Apply the same logic Burns uses to socialism and the pattern works just as well, which is a sign the argument proves too much. Socialist states have also aligned with authoritarian and fascist-adjacent regimes when it suited their political interests. The Soviet Union signed the Molotov-Ribbentrop Pact with Nazi Germany in 1939. Cuba has backed authoritarian regimes in Venezuela and Nicaragua. China’s Communist Party today runs a surveillance state that the video’s own framework would call fascist. These aren’t exceptions. They’re the same pattern Burns is describing, just on the other side.

If the argument is that political movements compromise their stated values to protect power, that’s a real insight. But it applies to every political movement, not just liberals. The specific claim that liberals are structurally and always disposed toward fascism rather than leftism requires evidence Burns doesn’t have.

WHAT THE VIDEO LEFT OUT

  • Post-capitalist states produced the same problems. Burns implies capitalism must be escaped, but the USSR, Maoist China, and Cambodia under the Khmer Rouge all eliminated capitalism and still produced mass poverty, inequality, and authoritarian repression, which means the problem Burns describes has not been solved by removing capitalism.
  • The word “always” is doing enormous work. Burns’ title says liberals “always” side with fascists, but his evidence shows a pattern in some cases, and a universal claim needs universal proof, not two examples.
  • Liberals have also fought fascism directly. The International Brigades in the Spanish Civil War included liberals and leftists, Franklin Roosevelt’s New Deal coalition explicitly opposed fascism, and liberal democratic governments fought and defeated Nazi Germany, which contradicts the “always” claim directly.
  • The Hasan Piker conflict has a simple explanation Burns ignores. Democratic Party officials criticizing a prominent leftist commentator is standard political coalition management, not evidence of a fascist alliance, and the charitable reading is never considered.
  • Escaping capitalism isn’t a plan. The video ends by saying capitalism must be dismantled but offers no model of what replaces it, no country that has done it successfully, and no mechanism for how 330 million people transition out of a market economy.
  • Reformist wins inside capitalism are erased. The 40-hour work week, Social Security, Medicare, and the Civil Rights Act were all achieved within capitalist democracies by the kind of political pressure Burns says is useless, and the video never explains them.
  • The JP Morgan example cuts both ways. If financial elites backing a politician proves ideological alignment, then socialist governments accepting aid from authoritarian states would prove the same thing about the left, but Burns only applies the logic in one direction.
  • No distinction is made between liberals. Burns treats “liberals” as one unified bloc, but liberal politicians, liberal voters, liberal academics, and liberal financiers hold very different positions and have very different track records, and collapsing them into one category hides that.

The Bottom Line

This video used these logical fallacies to try to make you believe that liberals are structurally and always predisposed to side with fascists over leftists in order to protect capitalism.

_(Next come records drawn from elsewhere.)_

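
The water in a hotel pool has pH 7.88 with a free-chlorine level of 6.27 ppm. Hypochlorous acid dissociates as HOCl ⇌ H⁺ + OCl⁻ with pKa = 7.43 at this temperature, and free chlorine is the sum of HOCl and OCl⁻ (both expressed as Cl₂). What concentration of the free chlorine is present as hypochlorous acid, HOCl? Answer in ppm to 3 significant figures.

1.64 ppm

[OCl⁻]/[HOCl] = 10^(pH − pKa) = 10^(7.88 − 7.43) = 10^0.45 = 2.818.
Fraction as HOCl = 1 / (1 + 2.818) = 0.2619.
HOCl = 0.2619 × 6.27 ppm = 1.642 ppm.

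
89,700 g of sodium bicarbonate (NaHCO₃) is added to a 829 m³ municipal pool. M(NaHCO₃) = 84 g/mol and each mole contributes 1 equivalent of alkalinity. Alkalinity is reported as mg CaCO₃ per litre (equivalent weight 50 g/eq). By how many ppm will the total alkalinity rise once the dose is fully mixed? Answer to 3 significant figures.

64.4 ppm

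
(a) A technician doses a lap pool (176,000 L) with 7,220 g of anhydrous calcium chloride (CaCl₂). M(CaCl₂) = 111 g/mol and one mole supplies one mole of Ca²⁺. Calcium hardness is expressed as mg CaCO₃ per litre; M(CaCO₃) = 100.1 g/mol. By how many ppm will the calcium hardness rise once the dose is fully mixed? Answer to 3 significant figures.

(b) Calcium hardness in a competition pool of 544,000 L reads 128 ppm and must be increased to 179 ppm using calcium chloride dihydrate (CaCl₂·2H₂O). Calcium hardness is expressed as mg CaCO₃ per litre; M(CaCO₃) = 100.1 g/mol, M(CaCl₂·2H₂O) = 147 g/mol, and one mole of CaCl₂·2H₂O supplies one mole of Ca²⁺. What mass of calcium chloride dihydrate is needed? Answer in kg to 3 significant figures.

(a) 37.0 ppm; (b) 40.7 kg

(a) Moles of Ca²⁺: 7,220 g ÷ 111 g/mol = 65.05 mol.
(a) As CaCO₃: 65.05 mol × 100.1 g/mol = 6511 g.
(a) Rise: 6511 g / 176,000 L × 1000 = 36.99 mg/L.

(b) Hardness to add: (179 − 128) = 51 mg/L as CaCO₃ × 544,000 L = 27,740 g as CaCO₃.
(b) Moles of Ca²⁺ (1 mol Ca²⁺ ≡ 1 mol CaCO₃): 27,740 / 100.1 g/mol = 277.2 mol.
(b) Mass of CaCl₂·2H₂O: 277.2 × 147 = 40,740 g.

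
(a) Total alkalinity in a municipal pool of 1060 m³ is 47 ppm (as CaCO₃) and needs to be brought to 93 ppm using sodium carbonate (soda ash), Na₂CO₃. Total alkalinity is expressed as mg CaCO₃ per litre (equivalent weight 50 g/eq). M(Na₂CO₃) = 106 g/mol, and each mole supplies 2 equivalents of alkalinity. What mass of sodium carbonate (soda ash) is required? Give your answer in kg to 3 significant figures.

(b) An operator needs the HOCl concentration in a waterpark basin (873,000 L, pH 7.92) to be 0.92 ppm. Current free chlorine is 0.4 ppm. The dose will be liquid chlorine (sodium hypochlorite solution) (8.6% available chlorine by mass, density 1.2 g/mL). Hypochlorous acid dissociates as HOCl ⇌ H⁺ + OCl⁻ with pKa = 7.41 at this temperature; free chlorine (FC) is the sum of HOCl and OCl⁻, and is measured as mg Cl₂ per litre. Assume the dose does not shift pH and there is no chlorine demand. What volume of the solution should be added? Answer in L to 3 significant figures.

(a) Volume: 1060 m³ = 1,060,000 L.
(a) Alkalinity to add: (93 − 47) = 46 mg/L as CaCO₃ × 1,060,000 L = 48,760 g as CaCO₃.
(a) Equivalents: 48,760 g ÷ 50 g/eq = 975.2 eq.
(a) Each mole of Na₂CO₃ supplies 2 eq, so 975.2 / 2 = 487.6 mol.
(a) Mass: 487.6 mol × 106 g/mol = 51,690 g.

(b) [OCl⁻]/[HOCl] = 10^(pH − pKa) = 10^(7.92 − 7.41) = 3.236; fraction as HOCl = 1/(1 + 3.236) = 0.2361.
(b) Free chlorine required for 0.92 ppm HOCl: 0.92 / 0.2361 = 3.897 ppm.
(b) FC to add: 3.897 − 0.4 = 3.497 mg/L as Cl₂.
(b) Cl₂ equivalent: 3.497 mg/L × 873,000 L = 3053 g.
(b) Product at 8.6% available Cl: 3053 / 0.086 = 35,500 g.
(b) Volume: 35,500 g ÷ 1.2 g/mL = 29,580 mL.

(a) 51.7 kg; (b) 29.6 L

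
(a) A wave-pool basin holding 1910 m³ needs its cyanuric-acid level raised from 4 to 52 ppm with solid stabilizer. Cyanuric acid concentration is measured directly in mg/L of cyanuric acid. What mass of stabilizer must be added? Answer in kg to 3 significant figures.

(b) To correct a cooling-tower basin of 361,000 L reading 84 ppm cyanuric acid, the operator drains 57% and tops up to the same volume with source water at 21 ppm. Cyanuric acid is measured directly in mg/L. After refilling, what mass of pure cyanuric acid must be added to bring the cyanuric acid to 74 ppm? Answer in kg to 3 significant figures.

(a) Volume: 1910 m³ = 1,910,000 L.
(a) CYA to add: (52 − 4) = 48 mg/L × 1,910,000 L = 91,680 g cyanuric acid.

(b) After draining 57% and refilling: 84 × 0.43 + 21 × 0.57 = 48.09 ppm.
(b) Deficit to target: 74 − 48.09 = 25.91 mg/L.
(b) Mass: 25.91 mg/L × 361,000 L = 9354 g cyanuric acid.

(a) 91.7 kg; (b) 9.35 kg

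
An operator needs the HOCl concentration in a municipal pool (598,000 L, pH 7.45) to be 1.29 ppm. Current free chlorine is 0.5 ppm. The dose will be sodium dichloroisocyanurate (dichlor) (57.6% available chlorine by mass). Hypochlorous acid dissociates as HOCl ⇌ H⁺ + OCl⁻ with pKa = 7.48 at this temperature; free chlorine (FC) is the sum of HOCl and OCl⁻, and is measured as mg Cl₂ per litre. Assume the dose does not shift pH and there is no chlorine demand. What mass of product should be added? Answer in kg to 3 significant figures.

[OCl⁻]/[HOCl] = 10^(pH − pKa) = 10^(7.45 − 7.48) = 0.9333; fraction as HOCl = 1/(1 + 0.9333) = 0.5173.
Free chlorine required for 1.29 ppm HOCl: 1.29 / 0.5173 = 2.494 ppm.
FC to add: 2.494 − 0.5 = 1.994 mg/L as Cl₂.
Cl₂ equivalent: 1.994 mg/L × 598,000 L = 1192 g.
Product at 57.6% available Cl: 1192 / 0.576 = 2070 g.

2.07 kg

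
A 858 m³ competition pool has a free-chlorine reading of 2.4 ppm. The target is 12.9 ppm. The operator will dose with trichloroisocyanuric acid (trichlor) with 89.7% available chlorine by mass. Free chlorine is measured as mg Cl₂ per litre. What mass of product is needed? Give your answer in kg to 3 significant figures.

10.0 kg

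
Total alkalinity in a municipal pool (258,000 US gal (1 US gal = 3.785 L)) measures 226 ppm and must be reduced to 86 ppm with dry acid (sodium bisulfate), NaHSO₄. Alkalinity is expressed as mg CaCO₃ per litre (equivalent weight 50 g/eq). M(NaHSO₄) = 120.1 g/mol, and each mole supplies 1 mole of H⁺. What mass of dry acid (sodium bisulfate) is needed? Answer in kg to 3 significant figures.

328 kg

Volume: 258,000 US gal × 3.785 L/gal = 976,530 L.
Alkalinity to neutralize: (226 − 86) = 140 mg/L as CaCO₃ × 976,530 L = 136,700 g as CaCO₃.
Equivalents of H⁺ required: 136,700 ÷ 50 g/eq = 2734 eq = 2734 mol NaHSO₄.
Mass of NaHSO₄: 2734 × 120.1 = 328,400 g.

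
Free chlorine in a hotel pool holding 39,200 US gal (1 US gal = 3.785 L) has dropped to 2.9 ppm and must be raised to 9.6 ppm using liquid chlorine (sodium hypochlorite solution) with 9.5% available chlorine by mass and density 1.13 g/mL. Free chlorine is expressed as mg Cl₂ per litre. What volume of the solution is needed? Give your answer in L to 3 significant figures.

Volume: 39,200 US gal × 3.785 L/gal = 148,372 L.
Chlorine deficit: 9.6 − 2.9 = 6.7 ppm = 6.7 mg/L as Cl₂.
Cl₂ equivalent needed: 6.7 mg/L × 148,372 L = 994,100 mg = 994.1 g.
Product at 9.5% available chlorine: 994.1 / 0.095 = 10,460 g.
Volume at density 1.13 g/mL: 10,460 g ÷ 1.13 g/mL = 9260 mL.

9.26 L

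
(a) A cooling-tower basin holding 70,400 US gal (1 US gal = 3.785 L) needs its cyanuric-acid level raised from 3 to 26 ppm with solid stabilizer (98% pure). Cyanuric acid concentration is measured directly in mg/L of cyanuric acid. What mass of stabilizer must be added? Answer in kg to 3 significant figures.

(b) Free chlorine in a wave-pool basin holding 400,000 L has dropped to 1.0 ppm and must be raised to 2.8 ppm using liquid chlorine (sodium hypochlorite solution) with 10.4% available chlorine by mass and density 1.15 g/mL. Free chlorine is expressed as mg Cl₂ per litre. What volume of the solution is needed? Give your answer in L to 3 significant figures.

(a) 6.25 kg; (b) 6.02 L

(a) Volume: 70,400 US gal × 3.785 L/gal = 266,464 L.
(a) CYA to add: (26 − 3) = 23 mg/L × 266,464 L = 6129 g cyanuric acid.
(a) At 98% purity: 6129 / 0.98 = 6254 g product.

(b) Chlorine deficit: 2.8 − 1.0 = 1.8 ppm = 1.8 mg/L as Cl₂.
(b) Cl₂ equivalent needed: 1.8 mg/L × 400,000 L = 720,000 mg = 720 g.
(b) Product at 10.4% available chlorine: 720 / 0.104 = 6923 g.
(b) Volume at density 1.15 g/mL: 6923 g ÷ 1.15 g/mL = 6020 mL.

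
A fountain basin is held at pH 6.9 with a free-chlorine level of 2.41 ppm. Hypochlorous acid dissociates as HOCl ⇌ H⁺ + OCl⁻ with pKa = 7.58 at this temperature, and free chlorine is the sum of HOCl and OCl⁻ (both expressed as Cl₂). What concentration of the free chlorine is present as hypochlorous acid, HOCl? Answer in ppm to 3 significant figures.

[OCl⁻]/[HOCl] = 10^(pH − pKa) = 10^(6.9 − 7.58) = 10^-0.68 = 0.2089.
Fraction as HOCl = 1 / (1 + 0.2089) = 0.8272.
HOCl = 0.8272 × 2.41 ppm = 1.993 ppm.

1.99 ppm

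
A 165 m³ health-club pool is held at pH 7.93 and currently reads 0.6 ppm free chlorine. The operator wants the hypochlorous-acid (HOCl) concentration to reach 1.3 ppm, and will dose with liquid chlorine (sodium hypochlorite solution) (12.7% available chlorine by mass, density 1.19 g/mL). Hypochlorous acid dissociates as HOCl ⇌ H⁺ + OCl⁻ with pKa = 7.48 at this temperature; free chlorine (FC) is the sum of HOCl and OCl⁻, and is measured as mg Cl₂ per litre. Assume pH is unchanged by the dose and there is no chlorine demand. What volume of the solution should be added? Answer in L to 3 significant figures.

4.76 L

Volume: 165 m³ = 165,000 L.
[OCl⁻]/[HOCl] = 10^(pH − pKa) = 10^(7.93 − 7.48) = 2.818; fraction as HOCl = 1/(1 + 2.818) = 0.2619.
Free chlorine required for 1.3 ppm HOCl: 1.3 / 0.2619 = 4.964 ppm.
FC to add: 4.964 − 0.6 = 4.364 mg/L as Cl₂.
Cl₂ equivalent: 4.364 mg/L × 165,000 L = 720 g.
Product at 12.7% available Cl: 720 / 0.127 = 5670 g.
Volume: 5670 g ÷ 1.19 g/mL = 4764 mL.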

  • Pretending there are only two options when many exist in between
  • Comparing a real flawed system to an ideal replacement never shown to work
  • Picking one cause for something that has many causes
  • Drawing a universal rule from too few historical examples
  • Treating a partial pattern as if it’s a law that always applies
  • Proving a point by assuming the point is already true

What to listen for next time: when a video uses the word “always” or “never” in its title, that’s your signal to pause before the argument even starts. Real patterns in history are almost never universal. A creator who says liberals “always” do something needs evidence from every case, not just the ones that fit. The confident pacing and the real historical facts make the leap to “always” feel earned. It isn’t.